How No-Code Software Can Increase Business Value


All companies, large or small, face data challenges. Acquiring relevant information is no longer the hurdle it was ten years ago. Today, the challenge for business is how to integrate all their data and perform the analytics necessary to drive the business.

This can involve significant effort, particularly for the many companies adopting a code-centric approach to the problem. Let’s explore the problems associated with a code-centric approach to data integration, and present alternative strategies that will provide greater business value.

A code-centric approach is characterized by the necessity of having engineers develop custom software to solve the problem. This path is often taken by companies that have already made a significant investment in software engineering resources. Unsurprisingly, when software engineers are asked how to best solve a problem, they will tell you to write software. While this can provide a highly customized solution, it comes with several significant drawbacks.

Time Consuming and Expensive

Whenever an organization develops custom software, or even custom software components to modify or extend an existing framework, they are also shouldering the burden of software development and maintenance (see Figure 1 – Standard Software Development Life Cycle). Should the organization have a new analytic need, wants to integrate a new data source, or modify an existing data process, they must also take on additional software development work. In the best case, where an existing component or process is being modified, the required effort may be limited to a subset of the full phases of the lifecycle. However, creating a new component or process, and adding that to an existing system, increases the complexity of that system. This increase in complexity comes with an increase in the cost required to maintain and upgrade the system.

Figure 1 – Standard Software Development Life Cycle

An example of a code-centric approach that is frequently deployed in an attempt to solve data integration challenges is the Hadoop Data Lake. This approach gathers all the data as files stored in HDFS (Hadoop Distributed File System). In order to perform data enrichment or analytics, software engineers write Map / Reduce jobs. While there are many open source frameworks and commercial products available to make this process easier, ultimately, each time the company wants a new analytic or new data source made available, software engineers have to write, test, and deploy new software, spending valuable time and resources.

Lack of Transparency

Businesses need, as much as possible, transparency in the information technology (IT) processes which are driving business decisions. The data model in place within the analytic processes must be understandable to business leaders, and ideally should match the way in which these business leaders think about the company’s data and data processes.

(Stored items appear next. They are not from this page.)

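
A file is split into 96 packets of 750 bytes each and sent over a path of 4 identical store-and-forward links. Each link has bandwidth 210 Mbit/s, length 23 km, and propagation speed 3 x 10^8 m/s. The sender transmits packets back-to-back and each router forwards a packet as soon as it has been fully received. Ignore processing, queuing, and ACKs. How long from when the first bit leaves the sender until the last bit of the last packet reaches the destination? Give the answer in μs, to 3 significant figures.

3140 μs

Per-hop transmission t_tx = L/R = 6000/210000000 = 28.5714 μs.
Per-hop propagation t_prop = 23000/300000000 = 76.6667 μs.
Pipeline fill: first packet needs 4·t_tx to clear all hops; remaining 95 packets each add one t_tx.
Total = (4+96-1)·t_tx + 4·t_prop = 99·28.5714 + 4·76.6667 = 3140 μs.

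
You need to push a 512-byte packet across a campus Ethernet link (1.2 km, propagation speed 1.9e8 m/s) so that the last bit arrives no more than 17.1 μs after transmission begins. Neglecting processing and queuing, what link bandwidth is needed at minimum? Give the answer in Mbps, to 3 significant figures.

L = 4096 bits.
Propagation delay = 1200 / 190000000 = 6.31579 μs.
Transmission budget = 17.1 − 6.31579 = 10.7842 μs.
R ≥ L / t_tx = 4096 bits / 1.07842e-05 s = 380 Mbps.

380 Mbps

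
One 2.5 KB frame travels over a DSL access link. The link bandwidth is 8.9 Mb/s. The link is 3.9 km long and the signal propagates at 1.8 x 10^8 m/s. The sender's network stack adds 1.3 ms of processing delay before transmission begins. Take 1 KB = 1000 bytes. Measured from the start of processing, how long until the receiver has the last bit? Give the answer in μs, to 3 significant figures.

3570 μs

L = 20000 bits.
Transmission delay = L/R = 20000 / 8900000 = 2247.19 μs.
Propagation delay = d/s = 3900 m / 180000000 m/s = 21.6667 μs.
Plus processing delay 1.3 ms = 1300 μs.
Total = 3570 μs.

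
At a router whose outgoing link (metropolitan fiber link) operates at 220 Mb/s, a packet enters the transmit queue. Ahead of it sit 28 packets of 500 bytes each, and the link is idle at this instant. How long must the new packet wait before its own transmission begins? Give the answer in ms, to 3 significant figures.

0.509 ms

Each queued packet: L/R = 4000/220000000 = 0.0181818 ms.
28 queued → 0.509091 ms.
Queuing delay = 0.509 ms.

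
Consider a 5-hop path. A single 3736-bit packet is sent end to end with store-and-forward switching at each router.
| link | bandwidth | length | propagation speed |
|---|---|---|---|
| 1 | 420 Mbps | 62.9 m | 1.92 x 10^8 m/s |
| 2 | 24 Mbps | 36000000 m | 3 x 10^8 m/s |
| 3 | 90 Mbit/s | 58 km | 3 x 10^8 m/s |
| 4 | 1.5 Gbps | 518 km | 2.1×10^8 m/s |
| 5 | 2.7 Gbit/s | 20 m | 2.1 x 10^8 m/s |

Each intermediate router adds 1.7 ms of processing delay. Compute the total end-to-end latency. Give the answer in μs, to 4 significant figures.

Transmission delays (L/R per hop): 8.89524, 155.667, 41.5111, 2.49067, 1.3837 μs; sum = 209.947 μs.
Propagation delays (d/s per hop): 0.327604, 120000, 193.333, 2466.67, 0.0952381 μs; sum = 122660 μs.
Processing at 4 router(s): 4 × 1.7 ms = 6800 μs.
End-to-end = 129700 μs.

129700 μs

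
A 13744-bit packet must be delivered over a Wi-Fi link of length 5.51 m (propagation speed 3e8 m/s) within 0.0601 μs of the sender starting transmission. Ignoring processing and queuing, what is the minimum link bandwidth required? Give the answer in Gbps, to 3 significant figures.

329 Gbps

Propagation delay = 5.51 / 300000000 = 0.0183667 μs.
Transmission budget = 0.0601 − 0.0183667 = 0.0417333 μs.
R ≥ L / t_tx = 13744 bits / 4.17333e-08 s = 329 Gbps.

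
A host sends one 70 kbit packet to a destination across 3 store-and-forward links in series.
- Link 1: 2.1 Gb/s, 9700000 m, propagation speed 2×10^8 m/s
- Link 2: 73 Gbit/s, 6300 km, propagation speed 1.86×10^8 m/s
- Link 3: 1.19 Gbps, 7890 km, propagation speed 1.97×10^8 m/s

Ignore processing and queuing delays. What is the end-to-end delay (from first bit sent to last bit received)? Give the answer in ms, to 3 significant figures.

L = 70000 bits.
Transmission delays (L/R per hop): 0.0333333, 0.000958904, 0.0588235 ms; sum = 0.0931158 ms.
Propagation delays (d/s per hop): 48.5, 33.871, 40.0508 ms; sum = 122.422 ms.
End-to-end = 123 ms.

123 ms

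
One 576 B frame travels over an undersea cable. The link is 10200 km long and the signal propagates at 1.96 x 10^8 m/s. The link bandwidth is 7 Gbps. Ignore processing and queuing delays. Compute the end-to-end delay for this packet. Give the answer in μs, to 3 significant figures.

52000 μs

L = 576 × 8 = 4608 bits.
Transmission delay = L/R = 4608 / 7000000000 = 0.658286 μs.
Propagation delay = d/s = 10200000 m / 196000000 m/s = 52040.8 μs.
Total = 52000 μs.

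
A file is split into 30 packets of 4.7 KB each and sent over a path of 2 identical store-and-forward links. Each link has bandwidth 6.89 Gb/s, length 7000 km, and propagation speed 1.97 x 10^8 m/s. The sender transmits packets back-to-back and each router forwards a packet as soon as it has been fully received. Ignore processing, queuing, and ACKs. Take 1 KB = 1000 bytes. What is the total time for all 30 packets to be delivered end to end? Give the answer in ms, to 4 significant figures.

71.24 ms

Per-hop transmission t_tx = L/R = 37600/6890000000 = 0.00545718 ms.
Per-hop propagation t_prop = 7000000/197000000 = 35.533 ms.
Pipeline fill: first packet needs 2·t_tx to clear all hops; remaining 29 packets each add one t_tx.
Total = (2+30-1)·t_tx + 2·t_prop = 31·0.00545718 + 2·35.533 = 71.24 ms.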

Typically, in a code-centric approach, the data model is developed by engineers to conform to the technical infrastructure. This model is often misunderstood by non-engineers and contributes to a significant disconnect between the business and its IT systems. When an analyst’s conceptual understanding of the data differs from how it has been encoded into the IT systems, this can lead to incorrect analytic results.

Problems will also result when the data processes, inherent in the joining and analysis of multiple data sources, are not easily understood by the business. This is a common problem when custom software provides ETL, or other data matching behavior, in order to load data from disparate systems. When business leaders and analysts are unable to clearly understand these processes, it contributes to a lack of confidence in the overall result.

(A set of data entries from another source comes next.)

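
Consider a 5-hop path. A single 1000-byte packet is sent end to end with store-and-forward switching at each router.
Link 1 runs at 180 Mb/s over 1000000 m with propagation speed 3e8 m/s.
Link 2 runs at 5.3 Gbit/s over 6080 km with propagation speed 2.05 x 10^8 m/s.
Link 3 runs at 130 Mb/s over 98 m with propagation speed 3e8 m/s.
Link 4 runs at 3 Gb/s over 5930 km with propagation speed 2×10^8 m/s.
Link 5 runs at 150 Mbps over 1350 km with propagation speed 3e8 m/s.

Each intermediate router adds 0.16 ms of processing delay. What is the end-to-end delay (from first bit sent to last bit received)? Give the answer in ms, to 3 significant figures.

L = 1000 × 8 = 8000 bits.
Transmission delays (L/R per hop): 0.0444444, 0.00150943, 0.0615385, 0.00266667, 0.0533333 ms; sum = 0.163492 ms.
Propagation delays (d/s per hop): 3.33333, 29.6585, 0.000326667, 29.65, 4.5 ms; sum = 67.1422 ms.
Processing at 4 router(s): 4 × 0.16 ms = 0.64 ms.
End-to-end = 67.9 ms.

67.9 ms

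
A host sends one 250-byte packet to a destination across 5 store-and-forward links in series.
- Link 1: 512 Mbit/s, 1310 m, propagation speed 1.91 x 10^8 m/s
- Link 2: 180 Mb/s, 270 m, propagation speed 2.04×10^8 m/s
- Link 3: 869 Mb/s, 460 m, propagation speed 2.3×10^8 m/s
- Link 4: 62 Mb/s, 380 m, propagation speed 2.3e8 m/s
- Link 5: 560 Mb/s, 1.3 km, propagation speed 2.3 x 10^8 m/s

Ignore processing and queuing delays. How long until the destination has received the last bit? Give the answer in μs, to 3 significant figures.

L = 250 × 8 = 2000 bits.
Transmission delays (L/R per hop): 3.90625, 11.1111, 2.3015, 32.2581, 3.57143 μs; sum = 53.1484 μs.
Propagation delays (d/s per hop): 6.85864, 1.32353, 2, 1.65217, 5.65217 μs; sum = 17.4865 μs.
End-to-end = 70.6 μs.

70.6 μs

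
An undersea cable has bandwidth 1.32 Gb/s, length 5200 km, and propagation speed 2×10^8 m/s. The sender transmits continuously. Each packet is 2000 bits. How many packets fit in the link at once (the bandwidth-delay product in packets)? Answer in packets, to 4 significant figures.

Propagation delay = 5200000 / 200000000 = 0.026 s.
BDP = R × t_prop = 1320000000 × 0.026 = 34320000 bits.
In packets of 2000 bits: 17160 packets.

17160 packets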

Summary of Code-Centric Approach

While custom code-centric approaches to solving data problems provide the most flexibility, it comes at a price:

  • Time and cost of implementation are high
  • Continuous maintenance of the solution is required
  • Development is required for every new capability
  • The complexity of the approach lowers the transparency of the approach to the business

Codeless Solutions

Fortunately, another path to solving data integration challenges exists. A growing number of low code and no code solutions now allows organizations to connect and analyze data without writing custom software. While codeless options do require Operations & Maintenance (O&M) funds to acquire the software, investments in human capital (software engineers) to develop code-centric approaches are not. The ability to deploy this type of solution also provides the organization with numerous benefits:

Near immediate ability to access the data for reporting and analytics.

Typically, the time required to install and configure codeless solutions is far less than comparable code-centric approaches, often saving months of time.

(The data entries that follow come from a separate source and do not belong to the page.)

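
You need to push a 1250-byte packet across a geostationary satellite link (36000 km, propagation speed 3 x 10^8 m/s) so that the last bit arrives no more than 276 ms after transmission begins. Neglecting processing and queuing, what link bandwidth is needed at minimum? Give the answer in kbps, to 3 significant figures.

L = 10000 bits.
Propagation delay = 36000000 / 300000000 = 120 ms.
Transmission budget = 276 − 120 = 156 ms.
R ≥ L / t_tx = 10000 bits / 0.156 s = 64.1 kbps.

64.1 kbps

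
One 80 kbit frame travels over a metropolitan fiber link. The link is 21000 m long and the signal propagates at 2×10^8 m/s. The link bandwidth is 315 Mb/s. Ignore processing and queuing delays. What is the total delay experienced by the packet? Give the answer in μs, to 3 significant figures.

L = 80000 bits.
Transmission delay = L/R = 80000 / 315000000 = 253.968 μs.
Propagation delay = d/s = 21000 m / 200000000 m/s = 105 μs.
Total = 359 μs.

359 μs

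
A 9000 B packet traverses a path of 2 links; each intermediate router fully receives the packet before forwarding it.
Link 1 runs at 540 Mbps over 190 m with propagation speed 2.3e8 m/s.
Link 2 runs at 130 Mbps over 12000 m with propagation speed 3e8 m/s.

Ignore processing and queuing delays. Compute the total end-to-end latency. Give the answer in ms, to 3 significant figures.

L = 9000 × 8 = 72000 bits.
Transmission delays (L/R per hop): 0.133333, 0.553846 ms; sum = 0.687179 ms.
Propagation delays (d/s per hop): 0.000826087, 0.04 ms; sum = 0.0408261 ms.
End-to-end = 0.728 ms.

0.728 ms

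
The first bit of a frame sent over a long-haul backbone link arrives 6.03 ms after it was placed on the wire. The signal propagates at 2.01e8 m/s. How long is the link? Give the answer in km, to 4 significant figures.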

Codeless solutions are usually designed to be easily used and understood by non-engineers.

Increased visibility into data models and processes allows all of the organizational stakeholders to participate in a common understanding of the data flows. Within larger organizations, this common understanding can also serve to facilitate important conversations amongst business units in regard to how they each understand and use the business data better.

New data sources, reports and analytics can be integrated and created with minimal effort.

This significantly increases the organization’s agility, allowing it to react to new requirements at the speed of business. It also provides the business with more freedom to experiment with new solutions. The shortened time and effort to deliver new solutions reduces the cost of failure, allowing for greater experimentation.

Looking Forward

Developing custom software to solve mid to large scale data challenges including integration, reporting, and analysis, has been, and continues to be, a common approach. Unfortunately, this solution is costly and burdensome. Recent advances in technology have led to growth in new low code and no code data solutions. These solutions tend to be significantly easier to deploy and maintain, while simultaneously offering additional benefits to the organizations in which they are deployed. Companies looking to tackle their data challenges could benefit through serious investigation of this new category of solutions.